Plant “cut and come again” plants. These are plants that you literally take a couple of leaves off, and then you can come back to them again later and take a few more leaves off. You don’t have to harvest the whole thing at once. In my small garden, I like to plant lettuces, spinach, kale and swiss chard, as they are fast growing, but they are also very handy and useful plants in terms of eating.
Have a few flowers in your small potted garden. Having some flowers will help to attract the good bugs, and may even help to keep the bad ones away (depending on what you plant). It is very important to make sure that your little garden (or big) is getting pollinated, and if no bees do it, make sure that you do it for the plant (depending on what plant it is!) because that is important in the growing stage for some plants!
Move your plants around. For two reasons. The first reason is to create companion planting. Putting some plants next to others is a good thing (for example tomatoes and basil), they enhance one anothers flavour while growing, whereas putting tomato and cabbage next to one another is bad and stunts growth. So move those babies around to get the best possible growing happening. Secondly, move them around to get the best sunshine for the plant. If you are like me, your planting area isn’t in the sun all the time, so move those babies around a couple of days a week so that they can soak up some nice rays. They will thank you for it in beautiful vegetables.

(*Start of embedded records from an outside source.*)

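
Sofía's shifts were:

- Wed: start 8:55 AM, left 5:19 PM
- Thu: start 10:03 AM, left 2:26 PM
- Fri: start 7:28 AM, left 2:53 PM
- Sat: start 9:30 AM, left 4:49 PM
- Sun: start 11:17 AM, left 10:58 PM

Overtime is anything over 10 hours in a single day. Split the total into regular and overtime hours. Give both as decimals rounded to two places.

Regular 37.52 hours, overtime 1.68 hours

Wed: 8:55 AM–5:19 PM = 8 h 24 min
Thu: 10:03 AM–2:26 PM = 4 h 23 min
Fri: 7:28 AM–2:53 PM = 7 h 25 min
Sat: 9:30 AM–4:49 PM = 7 h 19 min
Sun: 11:17 AM–10:58 PM = 11 h 41 min
Wed reg 8 h 24 min / OT 0 h 0 min; Thu reg 4 h 23 min / OT 0 h 0 min; Fri reg 7 h 25 min / OT 0 h 0 min; Sat reg 7 h 19 min / OT 0 h 0 min; Sun reg 10 h 0 min / OT 1 h 41 min.
Totals: regular 37 h 31 min, overtime 1 h 41 min.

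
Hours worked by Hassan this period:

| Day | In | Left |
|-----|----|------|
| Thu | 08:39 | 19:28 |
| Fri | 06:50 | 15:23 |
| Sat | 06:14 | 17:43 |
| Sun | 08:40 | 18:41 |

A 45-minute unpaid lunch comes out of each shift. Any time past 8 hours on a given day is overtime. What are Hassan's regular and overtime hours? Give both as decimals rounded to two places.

Thu: 08:39–19:28 = 10 h 49 min; less 45 min break → 10 h 4 min
Fri: 06:50–15:23 = 8 h 33 min; less 45 min break → 7 h 48 min
Sat: 06:14–17:43 = 11 h 29 min; less 45 min break → 10 h 44 min
Sun: 08:40–18:41 = 10 h 1 min; less 45 min break → 9 h 16 min
Thu reg 8 h 0 min / OT 2 h 4 min; Fri reg 7 h 48 min / OT 0 h 0 min; Sat reg 8 h 0 min / OT 2 h 44 min; Sun reg 8 h 0 min / OT 1 h 16 min.
Totals: regular 31 h 48 min, overtime 6 h 4 min.

Regular 31.80 hours, overtime 6.07 hours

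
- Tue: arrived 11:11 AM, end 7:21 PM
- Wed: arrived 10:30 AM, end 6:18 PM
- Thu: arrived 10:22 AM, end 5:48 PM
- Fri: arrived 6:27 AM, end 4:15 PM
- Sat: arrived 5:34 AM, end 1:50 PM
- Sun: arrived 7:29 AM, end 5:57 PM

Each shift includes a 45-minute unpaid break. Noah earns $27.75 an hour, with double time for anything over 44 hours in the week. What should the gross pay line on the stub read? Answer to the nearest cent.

$1411.55

Tue: 11:11 AM–7:21 PM = 8 h 10 min; less 45 min break → 7 h 25 min
Wed: 10:30 AM–6:18 PM = 7 h 48 min; less 45 min break → 7 h 3 min
Thu: 10:22 AM–5:48 PM = 7 h 26 min; less 45 min break → 6 h 41 min
Fri: 6:27 AM–4:15 PM = 9 h 48 min; less 45 min break → 9 h 3 min
Sat: 5:34 AM–1:50 PM = 8 h 16 min; less 45 min break → 7 h 31 min
Sun: 7:29 AM–5:57 PM = 10 h 28 min; less 45 min break → 9 h 43 min
Total worked: 47 h 26 min = 2846 min.
Regular 44 h 0 min = 2640 min at $27.75/h; overtime 3 h 26 min = 206 min at $55.50/h.
Pay = (2640 × $27.75 + 206 × $55.50) ÷ 60 = $1411.55.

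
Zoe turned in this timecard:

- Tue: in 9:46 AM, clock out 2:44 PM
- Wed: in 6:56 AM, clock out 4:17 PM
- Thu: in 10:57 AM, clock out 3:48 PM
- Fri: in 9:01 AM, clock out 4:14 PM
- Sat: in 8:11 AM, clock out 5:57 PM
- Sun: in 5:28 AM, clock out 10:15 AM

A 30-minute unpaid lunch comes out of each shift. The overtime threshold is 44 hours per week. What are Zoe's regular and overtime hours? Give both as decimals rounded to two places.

Regular 37.93 hours, overtime 0.00 hours

Tue: 9:46 AM–2:44 PM = 4 h 58 min; less 30 min break → 4 h 28 min
Wed: 6:56 AM–4:17 PM = 9 h 21 min; less 30 min break → 8 h 51 min
Thu: 10:57 AM–3:48 PM = 4 h 51 min; less 30 min break → 4 h 21 min
Fri: 9:01 AM–4:14 PM = 7 h 13 min; less 30 min break → 6 h 43 min
Sat: 8:11 AM–5:57 PM = 9 h 46 min; less 30 min break → 9 h 16 min
Sun: 5:28 AM–10:15 AM = 4 h 47 min; less 30 min break → 4 h 17 min
Total worked: 37 h 56 min = 37.93 h.
Threshold 44 h → overtime 0 h 0 min, regular 37 h 56 min.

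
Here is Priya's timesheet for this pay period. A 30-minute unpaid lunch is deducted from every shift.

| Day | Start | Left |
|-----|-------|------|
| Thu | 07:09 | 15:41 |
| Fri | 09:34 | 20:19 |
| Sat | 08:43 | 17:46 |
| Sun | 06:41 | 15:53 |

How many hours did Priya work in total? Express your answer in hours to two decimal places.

Thu: 07:09–15:41 = 8 h 32 min; less 30 min break → 8 h 2 min
Fri: 09:34–20:19 = 10 h 45 min; less 30 min break → 10 h 15 min
Sat: 08:43–17:46 = 9 h 3 min; less 30 min break → 8 h 33 min
Sun: 06:41–15:53 = 9 h 12 min; less 30 min break → 8 h 42 min
Total: 8 h 2 min + 10 h 15 min + 8 h 33 min + 8 h 42 min = 35 h 32 min.

35.53 hours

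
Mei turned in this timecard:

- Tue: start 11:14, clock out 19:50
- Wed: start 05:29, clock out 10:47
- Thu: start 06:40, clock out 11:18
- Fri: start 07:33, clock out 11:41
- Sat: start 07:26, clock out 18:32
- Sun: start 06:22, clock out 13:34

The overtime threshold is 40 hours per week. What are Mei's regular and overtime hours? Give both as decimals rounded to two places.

Regular 40.00 hours, overtime 0.97 hours

Tue: 11:14–19:50 = 8 h 36 min
Wed: 05:29–10:47 = 5 h 18 min
Thu: 06:40–11:18 = 4 h 38 min
Fri: 07:33–11:41 = 4 h 8 min
Sat: 07:26–18:32 = 11 h 6 min
Sun: 06:22–13:34 = 7 h 12 min
Total worked: 40 h 58 min = 40.97 h.
Threshold 40 h → overtime 0 h 58 min, regular 40 h 0 min.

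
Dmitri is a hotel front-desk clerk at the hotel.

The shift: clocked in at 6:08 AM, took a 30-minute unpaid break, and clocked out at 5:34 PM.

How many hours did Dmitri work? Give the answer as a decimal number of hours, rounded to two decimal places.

10.93 hours

The shift: 6:08 AM–5:34 PM = 11 h 26 min; less 30 min break → 10 h 56 min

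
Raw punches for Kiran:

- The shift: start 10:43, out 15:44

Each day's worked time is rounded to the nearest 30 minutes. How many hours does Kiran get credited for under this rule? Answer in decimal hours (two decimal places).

The shift: 10:43–15:44 = 5 h 1 min → rounds to 5 h 0 min

5.00 hours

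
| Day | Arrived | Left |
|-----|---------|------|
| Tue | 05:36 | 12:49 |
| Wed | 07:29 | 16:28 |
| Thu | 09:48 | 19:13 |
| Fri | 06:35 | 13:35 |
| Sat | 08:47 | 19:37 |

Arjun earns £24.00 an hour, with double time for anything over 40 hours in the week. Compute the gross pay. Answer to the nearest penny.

£1125.60

Tue: 05:36–12:49 = 7 h 13 min
Wed: 07:29–16:28 = 8 h 59 min
Thu: 09:48–19:13 = 9 h 25 min
Fri: 06:35–13:35 = 7 h 0 min
Sat: 08:47–19:37 = 10 h 50 min
Total worked: 43 h 27 min = 2607 min.
Regular 40 h 0 min = 2400 min at £24.00/h; overtime 3 h 27 min = 207 min at £48.00/h.
Pay = (2400 × £24.00 + 207 × £48.00) ÷ 60 = £1125.60.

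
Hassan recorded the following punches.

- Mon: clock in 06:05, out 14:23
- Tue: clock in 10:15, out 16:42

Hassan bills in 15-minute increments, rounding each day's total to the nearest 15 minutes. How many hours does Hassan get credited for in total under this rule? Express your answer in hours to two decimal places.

Mon: 06:05–14:23 = 8 h 18 min → rounds to 8 h 15 min
Tue: 10:15–16:42 = 6 h 27 min → rounds to 6 h 30 min
Total credited: 14 h 45 min.

14.75 hours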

Start small, and increase. You don’t need to have 50 pots of varying varieties of vegetables the first day of your garden. I started with two pots, and slowly but surely I kept adding and collecting, and now I have many random containers, and some random plants. If you start small, its easier for you to manage, and make sure that those vegetables are getting the love they deserve. Add a few more to your collection every couple of weeks or so. This leads to the final tip…
You can increase the container size if you want. Say you planted a tomato plant in a small pot, but now it seems that it is just getting too big for that pot, well never fear, buy a slightly bigger (or much bigger if you are super keen) container, and just move your little friend into a bigger home. Plants will only grow until their roots can’t grow no more, so the bigger the space for roots, the bigger your plant will be. And once you’ve moved that plant into a bigger container, you have a spare container to start something else in. Its like the circle of life. Only different.
But most importantly HAVE FUN!! And remember, you are only limited by your imagination, so get out there are get creating your own little piece of vegetable paradise.